Quanto à Ucrânia, no fim de 2021, tudo estava pronto:

A gesticulação nuclear para dissuadir qualquer intervenção convencional da NATO, um núcleo renovado de forças convencionais já desenvolvidas nas fronteiras da Ucrânia, em “exercícios” (Zapad 21), extensivo uso de hackers, relações com crime organizado, manipulação da imigração, propaganda, manipulação mediática, alianças com “idiotas úteis”, controlo de líderes partidários e comentadores ocidentais, redes de informação, assassínios, sabotagens, mentiras deliberadas, versões imaginativas dos factos, falta de compromisso com a realidade objectiva, mensagens inconsistentes, enfim, o menu completo da “guerra híbrida”.

A amalgamar tudo isto, a capacidade de cavalgar o fio da navalha, permanecendo no limiar do horizonte de detectabilidade, e na zona de negação plausível, de modo a inibir qualquer preparação ou acção militar preventiva.

Quando o ataque russo começou, precedido de recorrentes negações de que tal ia acontecer, a ideia era obter a claudicação rápida do governo ucraniano, a instalação de um poder fantoche em Kiev e a expedita anexação de territórios que lhe interessavam.

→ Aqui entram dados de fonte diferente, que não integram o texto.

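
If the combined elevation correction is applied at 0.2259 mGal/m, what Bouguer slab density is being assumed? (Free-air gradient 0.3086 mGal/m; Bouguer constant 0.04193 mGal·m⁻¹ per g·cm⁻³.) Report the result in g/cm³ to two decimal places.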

No papel parecia plausível, mas Putin sobrestimou a sua mão e subestimou o adversário.

A operação não foi rápida, a Rússia deixou-se atolar numa guerra de dimensões inesperadas, mas continua a tentar fazer, mesmo neste cenário de pesadelo, aquilo que a sua estratégia determina: consolidar os factos consumados (o terreno ucraniano que ocupa), congelar o conflito (é por isso que as suas antenas no Ocidente, como o PCP ou os generais pró-russos, pedem a “paz” e a “mesa das negociações”) e negociar a partir dessa situação vantajosa.

A verdade é que, se a Rússia conseguir estes objectivos, a sua estratégia permanecerá intocável e vencedora, e é inevitável que volte a utilizá-la na consecução da grandiosa visão geopolítica de Putin, o que seria desastroso para o espaço civilizacional a que pertencemos.

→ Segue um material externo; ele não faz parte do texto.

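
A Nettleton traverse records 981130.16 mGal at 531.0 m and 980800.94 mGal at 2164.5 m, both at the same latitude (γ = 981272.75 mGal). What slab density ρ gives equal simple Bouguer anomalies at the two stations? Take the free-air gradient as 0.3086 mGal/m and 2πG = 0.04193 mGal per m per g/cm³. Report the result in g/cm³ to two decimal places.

2.55

Δg_obs = 980800.94 − 981130.16 = -329.22 mGal over Δh = 2164.5 − 531.0 = 1633.5 m
Equal Bouguer anomalies ⇒ Δg_obs + (0.3086 − 0.04193ρ)·Δh = 0
0.3086 − 0.04193ρ = −Δg_obs/Δh = 0.20154
ρ = (0.3086 − 0.20154) / 0.04193 = 2.55 g/cm³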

Se a estratégia falhar, a Rússia terá de retrair, ver-se-á cada vez mais confinada ao seu espaço de soberania, com menos influência cultural, sem dimensão demográfica para escapar ao vórtice gravitacional da perda de poder, rodeada por espaços tecnologicamente mais desenvolvidos, mais populosos e mais poderosos.

Uma vez perdida, por eventual transição energética, a caixa registadora que garante dólares e euros, a Rússia, ou muda por dentro, ou tenderá a ser um gigantesco estado pária, de quem todos desconfiam, à imagem da Coreia do Norte, protegido por detrás das suas armas nucleares e fazendo, de vez em quando, notar a sua existência, pela mero lançamento de mísseis, ou anúncio de uma nova arma invencível.

Como é evidente, é do nosso máximo interesse que a estratégia russa falhe e, para que isso aconteça, há que jogar a cartada mais lógica: apetrechar atempadamente a Ucrânia com o que necessita para expulsar a Rússia dos territórios que ocupa. Só isso refutará a sua estratégia, só isso a fará desistir dos seus sonhos imperiais, só isso manterá a Ucrânia e os seus vastos recursos fora do alcance da nomenklatura russa e, por conseguinte, só isso assegurará a paz na Europa!

Neste momento, o que se passa na Ucrânia, mais do que uma guerra de atricção, é uma luta de vontades.

O problema é que Putin ainda acredita que a dele é mais forte que a dos ucranianos ou a do Ocidente.